Why is my pet shedding so much hair?
Cuddling your pet is one of the joys of pet ownership, but no one loves the pet hair that can end up all over clothes and furniture afterwards!
How much should my pet shed?
The amount of natural fur-shedding from your pet will depend on two things:
The breed of your pet: In dogs, breeds that require clipping (e.g. schnauzers, poodles) will shed very little, whilst short or coarse-haired breeds (e.g. pugs, staffies) will shed mildly to moderately, and long-haired or double-coated breeds (e.g. golden retrievers, German shepherds) tend to be high-level shedders.
The seasonal conditions: If an animal spends a lot of time outdoors, they are more likely to develop a thick winter coat, which they then shed at the end of winter as the weather warms up. However, if your pet is mostly indoors, they may shed steadily throughout the year.
Can I stop my pet from shedding?
There isn’t anything you can do to prevent your animal from shedding. However, regular grooming of your pet will remove most loose hair, so it doesn’t end up all over your house!
Depending on your pet’s breed, they may require grooming every day (especially if they’re shedding their winter coat), or once to twice weekly. Make sure to use appropriate grooming tools for your pet’s fur type – ask your veterinary team or groomer if you’re unsure. Short-haired pets usually require either slicker brushes or grooming mitts. Breeds with ‘double coats’ require the use of de-shedding tools to remove their dense undercoat, and those pets with long hair will need a detangling comb or brush to prevent matting of the coat.
Is my pet shedding more than usual?
An animal that is shedding normally will have healthy, smooth skin, and fur coverage typical of their breed, with no bald patches (except for those areas that are normally sparsely furred, such as the temples and belly). If your animal is developing abnormally thin fur or bald patches, it’s best to book an appointment with your veterinarian.
Excessive hair loss (or poor hair growth) can occur due to:
- Skin disease e.g. environmental or food allergies, bacterial or fungal infections
- Skin parasites e.g. mites, fleas, lice
- Overgrooming due to anxiety, stress or pain (most common in cats)
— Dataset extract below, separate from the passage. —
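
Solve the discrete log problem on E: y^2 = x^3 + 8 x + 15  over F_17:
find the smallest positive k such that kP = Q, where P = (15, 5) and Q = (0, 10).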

- Hormonal imbalance diseases e.g. hypothyroidism
- Alopecia X, a balding condition of Nordic dog breeds
It’s also important to note that overzealous use of some de-shedding grooming tools can remove too much of your pet’s fur, creating bald patches, so take care when using these tools and consider watching online tutorial videos on their usage.
If my cat is bringing up hairballs, does this mean they’re shedding too much?
When cats groom themselves, it’s normal for them to swallow some hair – this should pass through their gut and out with the faeces. If your cat is vomiting up hairballs, it generally suggests that either your cat is swallowing too much hair, or that hair is not passing normally through the gut as it should do. Read more about cat hairball causes, treatment and prevention here.
To keep your pet’s skin and coat healthy (and your clothes and house clean), invest in some good pet grooming tools and use them regularly, particularly if your pet is shedding.